The period 1800 to 1820 saw the Methodists breaking from the established Anglican church and this signalled the massive growth of non-conformity in Wales. From 1820 to 1900 large numbers of chapels sprung up in all areas and if we consider the Welsh experience we can imagine parallels in the African American community. The Welsh had become disconnected from the established churches where the clergy were often Englishmen. They sought to meet to hear the word of God "addressed directly to them in their own language, often without official clergymen". The Church of England had long been associated with the tyranny of the English crown and in the 19th century its support in Wales melted away.

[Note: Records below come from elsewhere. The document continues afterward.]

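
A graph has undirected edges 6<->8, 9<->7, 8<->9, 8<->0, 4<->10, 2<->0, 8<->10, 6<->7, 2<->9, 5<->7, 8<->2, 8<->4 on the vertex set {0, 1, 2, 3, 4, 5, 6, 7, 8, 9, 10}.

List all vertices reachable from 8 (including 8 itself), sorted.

Start at 8.
Its neighbours: 0, 2, 4, 6, 9, 10.
Then their neighbours: 7.
Then next layer: 5.
Nothing further is reachable.

0, 2, 4, 5, 6, 7, 8, 9, 10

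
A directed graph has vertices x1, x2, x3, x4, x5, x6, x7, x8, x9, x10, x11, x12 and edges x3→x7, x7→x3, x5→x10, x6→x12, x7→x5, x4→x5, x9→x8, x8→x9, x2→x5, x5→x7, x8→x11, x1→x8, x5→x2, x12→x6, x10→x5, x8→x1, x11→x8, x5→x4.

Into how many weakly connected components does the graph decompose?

From x1: component {x1, x8, x9, x11}.
From x2: component {x2, x3, x4, x5, x7, x10}.
From x6: component {x6, x12}.
That's 3 components.

3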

Just like the Welsh, black Americans were more comfortable with preachers who shared their background and in churches which were not party to old notions of "class" and social division. Just like the Welsh, black Americans had suffered years of oppression and exploitation before they were able to set up their own institutions and I believe that these common experiences led (in some hitherto unexplained fashion) to the sharing of names by the two communities.
In around 1777 the slave Richard Allen experienced a religious conversion through meeting itinerant Methodists in Delaware. After obtaining his freedom he joined another recently released slave, Absalom Jones and together they founded the Free African Society of Philadelphia. Both men also founded churches, realising that black Americans emerging from slavery required independent black churches. Absalom Jones became an important black leader and was lauded in his lifetime. His portrait appears in the excellent "History of the African American People" (Edited by James Oliver Horton and Lois E. Horton, Salamander Books, London 1995). Jones himself may well have taken the name of a Welsh slave holder or preacher and I think it more than likely that many later African Americans took their names out of respect for their early religious leaders.
Much remains to be discussed and clarified. The Welsh certainly shared in the shame of slavery but I hope that I have shown that it is unlikely that the widespread use of their names indicates a high level of involvement in the abominable practice.